Le contexte

« Mes propos ont été sortis de leur contexte ! » Ah ! le contexte ! le rempart ultime quand nier ne sert plus à rien, que des preuves d’évidence circulent et que l’on est bien obligé de reconnaître qu’on a vraiment dit ce qu’on n’aurait jamais dû énoncer. Situation embarrassante s’il en est pour quelqu’un qui non seulement peut être amené à s’exprimer en son nom propre, mais est chargé de porter la parole de tout un groupe, en l’occurrence, rien de moins que le gouvernement d’un pays, la France, excusez du peu.

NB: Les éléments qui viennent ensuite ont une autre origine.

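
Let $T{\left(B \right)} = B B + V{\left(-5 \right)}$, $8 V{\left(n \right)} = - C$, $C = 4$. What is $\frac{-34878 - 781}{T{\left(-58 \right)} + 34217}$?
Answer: $- \frac{71318}{75161} \approx -0.94887$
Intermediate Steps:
$V{\left(n \right)} = - \frac{1}{2}$ ($V{\left(n \right)} = \frac{\left(-1\right) 4}{8} = \frac{1}{8} \left(-4\right) = - \frac{1}{2}$)
$T{\left(B \right)} = - \frac{1}{2} + B^{2}$ ($T{\left(B \right)} = B B - \frac{1}{2} = B^{2} - \frac{1}{2} = - \frac{1}{2} + B^{2}$)
$\frac{-34878 - 781}{T{\left(-58 \right)} + 34217} = \frac{-34878 - 781}{\left(- \frac{1}{2} + \left(-58\right)^{2}\right) + 34217} = - \frac{35659}{\left(- \frac{1}{2} + 3364\right) + 34217} = - \frac{35659}{\frac{6727}{2} + 34217} = - \frac{35659}{\frac{75161}{2}} = \left(-35659\right) \frac{2}{75161} = - \frac{71318}{75161}$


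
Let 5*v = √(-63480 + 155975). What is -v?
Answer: -√92495/5 ≈ -60.826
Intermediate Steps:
v = √92495/5 (v = √(-63480 + 155975)/5 = √92495/5 ≈ 60.826)
-v = -√92495/5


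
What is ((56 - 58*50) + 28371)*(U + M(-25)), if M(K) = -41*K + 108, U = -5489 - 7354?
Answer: -298921170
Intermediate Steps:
U = -12843
M(K) = 108 - 41*K
((56 - 58*50) + 28371)*(U + M(-25)) = ((56 - 58*50) + 28371)*(-12843 + (108 - 41*(-25))) = ((56 - 2900) + 28371)*(-12843 + (108 + 1025)) = (-2844 + 28371)*(-12843 + 1133) = 25527*(-11710) = -298921170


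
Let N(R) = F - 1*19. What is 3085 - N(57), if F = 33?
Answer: 3071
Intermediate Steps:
N(R) = 14 (N(R) = 33 - 1*19 = 33 - 19 = 14)
3085 - N(57) = 3085 - 1*14 = 3085 - 14 = 3071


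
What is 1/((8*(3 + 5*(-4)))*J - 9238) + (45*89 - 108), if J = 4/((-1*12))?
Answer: 107471463/27578 ≈ 3897.0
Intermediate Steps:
J = -1/3 (J = 4/(-12) = 4*(-1/12) = -1/3 ≈ -0.33333)
1/((8*(3 + 5*(-4)))*J - 9238) + (45*89 - 108) = 1/((8*(3 + 5*(-4)))*(-1/3) - 9238) + (45*89 - 108) = 1/((8*(3 - 20))*(-1/3) - 9238) + (4005 - 108) = 1/((8*(-17))*(-1/3) - 9238) + 3897 = 1/(-136*(-1/3) - 9238) + 3897 = 1/(136/3 - 9238) + 3897 = 1/(-27578/3) + 3897 = -3/27578 + 3897 = 107471463/27578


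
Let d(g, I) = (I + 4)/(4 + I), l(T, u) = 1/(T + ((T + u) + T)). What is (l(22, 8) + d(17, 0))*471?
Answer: 35325/74 ≈ 477.36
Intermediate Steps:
l(T, u) = 1/(u + 3*T) (l(T, u) = 1/(T + (u + 2*T)) = 1/(u + 3*T))
d(g, I) = 1 (d(g, I) = (4 + I)/(4 + I) = 1)
(l(22, 8) + d(17, 0))*471 = (1/(8 + 3*22) + 1)*471 = (1/(8 + 66) + 1)*471 = (1/74 + 1)*471 = (75/74)*471 = 35325/74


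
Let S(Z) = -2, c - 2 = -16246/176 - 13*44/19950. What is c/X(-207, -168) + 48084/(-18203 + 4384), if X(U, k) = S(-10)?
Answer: 1011381966367/24260636400 ≈ 41.688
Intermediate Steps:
c = -79296493/877800 (c = 2 + (-16246/176 - 13*44/19950) = 2 + (-16246*1/176 - 572*1/19950) = 2 + (-8123/88 - 286/9975) = 2 - 81052093/877800 = -79296493/877800 ≈ -90.335)
X(U, k) = -2
c/X(-207, -168) + 48084/(-18203 + 4384) = -79296493/877800/(-2) + 48084/(-18203 + 4384) = -79296493/877800*(-1/2) + 48084/(-13819) = 79296493/1755600 + 48084*(-1/13819) = 79296493/1755600 - 48084/13819 = 1011381966367/24260636400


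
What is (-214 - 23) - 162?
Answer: -399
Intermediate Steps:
(-214 - 23) - 162 = -237 - 162 = -399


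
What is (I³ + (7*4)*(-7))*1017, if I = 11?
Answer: 1154295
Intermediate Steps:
(I³ + (7*4)*(-7))*1017 = (11³ + (7*4)*(-7))*1017 = (1331 + 28*(-7))*1017 = (1331 - 196)*1017 = 1135*1017 = 1154295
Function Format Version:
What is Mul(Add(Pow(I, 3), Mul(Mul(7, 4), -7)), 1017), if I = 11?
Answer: 1154295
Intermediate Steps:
Mul(Add(Pow(I, 3), Mul(Mul(7, 4), -7)), 1017) = Mul(Add(Pow(11, 3), Mul(Mul(7, 4), -7)), 1017) = Mul(Add(1331, Mul(28, -7)), 1017) = Mul(Add(1331, -196), 1017) = Mul(1135, 1017) = 1154295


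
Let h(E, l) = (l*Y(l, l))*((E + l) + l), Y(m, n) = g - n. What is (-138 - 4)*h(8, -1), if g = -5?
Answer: -3408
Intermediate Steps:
Y(m, n) = -5 - n
h(E, l) = l*(-5 - l)*(E + 2*l) (h(E, l) = (l*(-5 - l))*((E + l) + l) = (l*(-5 - l))*(E + 2*l) = l*(-5 - l)*(E + 2*l))
(-138 - 4)*h(8, -1) = (-138 - 4)*(-1*(-1)*(5 - 1)*(8 + 2*(-1))) = -(-142)*(-1)*4*(8 - 2) = -(-142)*(-1)*4*6 = -142*24 = -3408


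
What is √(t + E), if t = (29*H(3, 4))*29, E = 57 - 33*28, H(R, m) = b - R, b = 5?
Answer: √815 ≈ 28.548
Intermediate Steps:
H(R, m) = 5 - R
E = -867 (E = 57 - 924 = -867)
t = 1682 (t = (29*(5 - 1*3))*29 = (29*(5 - 3))*29 = (29*2)*29 = 58*29 = 1682)
√(t + E) = √(1682 - 867) = √815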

Sibeth Ndiaye peut se féliciter de ne pas être américaine. Dans ce pays puritain où le mensonge est élevé au rang de crime de sang et dénoncé plus violemment encore, sa sortie sur la protection du président pour lequel elle « assume parfaitement de mentir » lui aurait valu une mise au placard totale et définitive, bien heureuse encore d’échapper à la peine de mort toujours en vigueur dans certains états de ce délicieux pays. Donc, selon la nouvelle porte-parole du gouvernement ses paroles auprès du journal l’Express en 2017 ont été « tronquées et sorties de leur contexte ». Le contexte étant que ses mensonges assumés s’appliquaient à une autre fonction et concernaient la vie privée du président. Personnellement, je ne vois pas ce que ça change, et ne fait que confirmer ce que l’on savait déjà : que la sincérité et la politique ne font pas nécessairement bon ménage. Au moins, on est prévenu !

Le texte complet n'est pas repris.